Per biomasse si intende un insieme di materiali d’origine vegetale, scarti da attività agricole, allevamento o industria del legno riutilizzati in apposite centrali termiche per produrre energia elettrica. Proviamo a stilare una lista delle principali materie prime energetiche da biomasse:

  • legname da ardere
  • residui agricoli e forestali
  • scarti dell’industria agroalimentare
  • reflui degli allevamenti
  • rifiuti urbani
  • specie vegetali coltivate per lo scopo

Trarre energia dalle biomasse consente d’eliminare gli scarti prodotti dalle attività agroforestali e contemporaneamente produrre energia elettrica, riducendo la dipendenza dalle fonti di natura fossile come il petrolio.

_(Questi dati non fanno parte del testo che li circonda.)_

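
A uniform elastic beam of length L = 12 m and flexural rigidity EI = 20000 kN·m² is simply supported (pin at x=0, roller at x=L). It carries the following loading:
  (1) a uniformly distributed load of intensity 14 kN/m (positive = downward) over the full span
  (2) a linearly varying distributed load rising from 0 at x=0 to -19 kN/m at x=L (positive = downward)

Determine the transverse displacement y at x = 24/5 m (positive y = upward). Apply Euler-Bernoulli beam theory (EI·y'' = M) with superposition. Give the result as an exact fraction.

Load 1 — uniform load w=14 kN/m over full span:
  y_1 = -wx(L³-2Lx²+x³)/(24EI) = -14·(24/5)·(12³-2·12·(24/5)²+(24/5)³)/(24·20000) = -70308/390625 m
Load 2 — triangular load w₀=-19 kN/m (0→w₀ over full span):
  y_2 = -w₀x(7L⁴-10L²x²+3x⁴)/(360LEI) = -(-19)·(24/5)·(7·12⁴-10·12²·(24/5)²+3·(24/5)⁴)/(360·12·20000) = 1170666/9765625 m
Superposition: y = Σ y_i = -587034/9765625 m ≈ -0.060112 m

y(24/5) = -587034/9765625 m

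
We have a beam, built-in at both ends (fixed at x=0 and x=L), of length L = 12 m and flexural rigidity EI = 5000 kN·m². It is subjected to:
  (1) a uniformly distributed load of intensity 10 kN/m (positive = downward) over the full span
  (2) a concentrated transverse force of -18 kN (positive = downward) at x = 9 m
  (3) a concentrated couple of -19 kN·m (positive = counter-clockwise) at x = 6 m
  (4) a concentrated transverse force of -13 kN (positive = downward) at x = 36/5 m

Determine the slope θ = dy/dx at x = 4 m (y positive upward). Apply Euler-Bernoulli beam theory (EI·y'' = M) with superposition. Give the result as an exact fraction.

Load 1 — uniform load w=10 kN/m over full span:
  θ_1 = -wx(L-x)(L-2x)/(12EI) = -10·4·(12-4)·(12-2·4)/(12·5000) = -8/375 rad
Load 2 — point force P=-18 kN at a=9 m (b=L-a=3):
  θ_2 = -Pb²x(2aL-(3a+b)x)/(2L³EI)  [x≤a] = -(-18)·3²·4·(2·9·12-(3·9+3)·4)/(2·12³·5000) = 9/2500 rad
Load 3 — applied couple M₀=-19 kN·m at a=6 m (b=L-a=6):
  θ_3 = (R_Ax²/2 - M_Ax)/EI  [x≤a] with R_A=-19/8, M_A=-19/4 = ((-19/8)·4²/2 - (-19/4)·4)/5000 = 0 rad
Load 4 — point force P=-13 kN at a=36/5 m (b=L-a=24/5):
  θ_4 = -Pb²x(2aL-(3a+b)x)/(2L³EI)  [x≤a] = -(-13)·(24/5)²·4·(2·(36/5)·12-(3·(36/5)+(24/5))·4)/(2·12³·5000) = 364/78125 rad
Superposition: θ = Σ θ_i = -12257/937500 rad ≈ -0.013074 rad

θ(4) = -12257/937500 rad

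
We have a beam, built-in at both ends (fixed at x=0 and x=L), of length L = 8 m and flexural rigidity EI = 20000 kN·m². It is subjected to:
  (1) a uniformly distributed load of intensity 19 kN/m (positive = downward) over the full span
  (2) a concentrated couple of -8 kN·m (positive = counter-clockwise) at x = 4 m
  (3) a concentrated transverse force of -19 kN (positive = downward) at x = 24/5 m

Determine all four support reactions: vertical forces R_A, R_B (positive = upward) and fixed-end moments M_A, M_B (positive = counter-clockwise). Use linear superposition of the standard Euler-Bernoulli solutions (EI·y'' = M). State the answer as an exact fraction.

R_A = 16953/250 kN, M_A = 31778/375 kN·m, R_B = 16297/250 kN, M_B = -30542/375 kN·m

Load 1 — uniform load w=19 kN/m over full span:
  R_A = wL/2 = 19·8/2 = 76 kN
  M_A = wL²/12 = 19·8²/12 = 304/3 kN·m
  R_B = wL/2 = 19·8/2 = 76 kN
  M_B = -wL²/12 = -19·8²/12 = -304/3 kN·m
Load 2 — applied couple M₀=-8 kN·m at a=4 m (b=L-a=4):
  R_A = 6M₀ab/L³ = 6·(-8)·4·4/8³ = -3/2 kN
  M_A = M₀b(2a-b)/L² = (-8)·4·(2·4-4)/8² = -2 kN·m
  R_B = -6M₀ab/L³ = -6·(-8)·4·4/8³ = 3/2 kN
  M_B = M₀a(2b-a)/L² = (-8)·4·(2·4-4)/8² = -2 kN·m
Load 3 — point force P=-19 kN at a=24/5 m (b=L-a=16/5):
  R_A = Pb²(3a+b)/L³ = (-19)·(16/5)²·(3·(24/5)+(16/5))/8³ = -836/125 kN
  M_A = Pab²/L² = (-19)·(24/5)·(16/5)²/8² = -1824/125 kN·m
  R_B = Pa²(a+3b)/L³ = (-19)·(24/5)²·((24/5)+3·(16/5))/8³ = -1539/125 kN
  M_B = -Pa²b/L² = -(-19)·(24/5)²·(16/5)/8² = 2736/125 kN·m
Superposition: R_A = 16953/250 kN, M_A = 31778/375 kN·m, R_B = 16297/250 kN, M_B = -30542/375 kN·m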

Energia pulita a tutti gli effetti.

La combustione delle biomasse libera nell’ambiente la quantità di carbonio assimilata dalle piante durante la loro crescita e una quantità di zolfo e di ossidi di azoto nettamente inferiore a quella rilasciata dai combustibili fossili. Le opere di riforestazione in zone semidesertiche permettono di recuperare terreni altrimenti abbandonati da destinare alla produzione di biomasse e indirettamente migliorare la qualità dell’aria che respiriamo. Le piante svolgono infatti l’importante funzione di “polmone verde” del pianeta riducendo l’inquinamento e l’anidride carbonica contenuta nell’aria. Le coltivazioni dedicate esclusivamente a produrre biomasse da destinare alla produzione elettrica non fanno eccezione a questa naturale caratteristica del mondo vegetale.
La Finlandia rappresenta l’esempio più calzante per descrivere l’importanza delle biomasse e le possibilità di utilizzo. Gran parte degli scarti della lavorazione della carta e del legno dell’industria finlandese sono trasferiti alle centrali termiche per produrre energia. Si evita così di stoccare gli scarti in discariche o pagare per il loro incenerimento.

Quello che un tempo era un costo da sostenere si trasforma in un’opportunità da non perdere e da sfruttare per produrre preziosa energia elettrica.Non va comunque confuso il concetto di biomassa con quello della termodistruzione dei rifiuti. Le biomasse sono esclusivamente scarti d’origine vegetale e non rifiuti delle attività umane. Per ridurre ulteriormente l’impatto ambientale è inoltre necessario che le centrali termiche siano di piccole dimensioni e alimentate con biomasse locali, evitando in questo modo il trasporto da luoghi lontani.